# Piston ring orientation



## asswipe (Jul 17, 2010)

I replaced the piston rings in my 4HP Briggs and Stratton (Model 122702, Type 311701, Code 91031356) and forgot to note how the rings were oriented around the piston head. Could someone please help me out. Also when I took the crankcase cover off I had the engine on it's side and the oil slinger came off before I could see how it went on. Does it have a critical way it goes on? It doesn't look like it but I'd rather know for sure. Thanks.


----------



## 30yearTech (Sep 14, 2006)

Are you referring to the position of the end gaps of the piston rings? or which rings go in each piston groove?


----------



## asswipe (Jul 17, 2010)

The position of the end gaps.

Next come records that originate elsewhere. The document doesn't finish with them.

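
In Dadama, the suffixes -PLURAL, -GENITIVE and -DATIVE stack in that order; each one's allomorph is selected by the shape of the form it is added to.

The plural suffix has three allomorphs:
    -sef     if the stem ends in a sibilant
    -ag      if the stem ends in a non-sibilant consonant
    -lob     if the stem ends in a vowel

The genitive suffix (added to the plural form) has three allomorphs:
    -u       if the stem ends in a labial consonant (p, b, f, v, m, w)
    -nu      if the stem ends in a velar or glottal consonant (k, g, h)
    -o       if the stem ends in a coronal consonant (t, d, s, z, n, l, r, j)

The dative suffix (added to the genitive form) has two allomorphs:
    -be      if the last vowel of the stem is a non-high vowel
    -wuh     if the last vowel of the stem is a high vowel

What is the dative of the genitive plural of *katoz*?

katozsefuwuh

The final sound of *katoz* is /z/, which is a sibilant, so the plural suffix is -sef, giving *katozsef*.
Since the final consonant of the plural form *katozsef* is /f/ (labial), it takes -u, giving *katozsefu*.
The genitive form *katozsefu* — last vowel /u/ (a high vowel) → -wuh → *katozsefuwuh*.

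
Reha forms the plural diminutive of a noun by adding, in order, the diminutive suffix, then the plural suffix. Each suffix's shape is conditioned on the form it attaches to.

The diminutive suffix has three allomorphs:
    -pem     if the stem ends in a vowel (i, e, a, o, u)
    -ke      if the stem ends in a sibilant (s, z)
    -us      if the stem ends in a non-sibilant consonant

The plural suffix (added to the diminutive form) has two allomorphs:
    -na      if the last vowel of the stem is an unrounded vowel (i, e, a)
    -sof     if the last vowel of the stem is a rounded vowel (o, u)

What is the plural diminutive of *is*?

iskena

The final sound of *is* is /s/, which is a sibilant, so the diminutive suffix is -ke, giving *iske*.
The last vowel of the diminutive form *iske* is /e/, which is an unrounded vowel, so the plural suffix is -na, giving *iskena*.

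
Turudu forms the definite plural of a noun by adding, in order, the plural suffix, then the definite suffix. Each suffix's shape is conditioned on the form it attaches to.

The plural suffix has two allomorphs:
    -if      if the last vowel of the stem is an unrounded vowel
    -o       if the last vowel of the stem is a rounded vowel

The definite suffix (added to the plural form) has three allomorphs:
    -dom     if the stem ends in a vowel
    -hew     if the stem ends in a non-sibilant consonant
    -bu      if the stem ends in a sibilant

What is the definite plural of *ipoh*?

ipohodom

*ipoh*: last vowel = /o/, a rounded vowel → -o → *ipoho*.
Since the final sound of the plural form *ipoho* is /o/ (a vowel), it takes -dom, giving *ipohodom*.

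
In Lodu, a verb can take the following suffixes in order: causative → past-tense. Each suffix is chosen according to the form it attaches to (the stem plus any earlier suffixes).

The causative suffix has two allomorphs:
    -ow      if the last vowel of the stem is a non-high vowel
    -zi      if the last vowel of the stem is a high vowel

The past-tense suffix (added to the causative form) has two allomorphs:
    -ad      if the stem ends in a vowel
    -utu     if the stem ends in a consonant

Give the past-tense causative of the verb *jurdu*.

jurduziad

The last vowel of *jurdu* is /u/, which is a high vowel, so the causative suffix is -zi, giving *jurduzi*.
The causative form *jurduzi*: final sound = /i/, a vowel → -ad → *jurduziad*.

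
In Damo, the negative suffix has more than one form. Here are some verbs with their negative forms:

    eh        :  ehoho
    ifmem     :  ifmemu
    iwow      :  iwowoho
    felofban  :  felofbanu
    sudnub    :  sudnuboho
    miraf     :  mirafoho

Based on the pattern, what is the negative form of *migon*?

migonu

Looking at the final consonant of each stem: -u when the stem ends in a nasal (*ifmem*, *felofban*); -oho when the stem ends in a non-nasal consonant (*eh*, *iwow*, *sudnub*, *miraf*).
*migon* — final consonant /n/ (a nasal) → -u → *migonu*.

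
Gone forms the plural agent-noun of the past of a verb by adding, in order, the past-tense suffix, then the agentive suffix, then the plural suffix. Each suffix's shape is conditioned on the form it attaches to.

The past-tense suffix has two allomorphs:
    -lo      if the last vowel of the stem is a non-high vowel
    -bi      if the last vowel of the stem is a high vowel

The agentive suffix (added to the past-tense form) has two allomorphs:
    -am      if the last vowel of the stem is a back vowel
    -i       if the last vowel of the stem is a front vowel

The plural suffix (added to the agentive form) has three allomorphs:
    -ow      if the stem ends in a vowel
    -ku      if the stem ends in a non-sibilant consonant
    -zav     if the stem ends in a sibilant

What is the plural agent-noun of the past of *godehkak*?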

A diagram came with the new rings to show which grove they go in. Sorry for the confusion.


----------



## 30yearTech (Sep 14, 2006)

Typically just stagger the end gaps, but it does not make any difference if you did not. The rings will rotate around the piston once the engine is running, so they will stagger themselves with a little run time.


----------



## asswipe (Jul 17, 2010)

Ok, thanks. What about the oil slinger, does it go on in any particular way or just slide it on as the B and S parts manual shows on page 4?


----------



## 30yearTech (Sep 14, 2006)

asswipe said:


> Ok, thanks. What about the oil slinger, does it go on in any particular way or just slide it on as the B and S parts manual shows on page 4?


Pretty much the way it's shown is the way it goes, but be sure that it is resting against the governor arm. The oil slinger is also part of the governor assembly.


----------



## asswipe (Jul 17, 2010)

Got it, thank you for all your help.


----------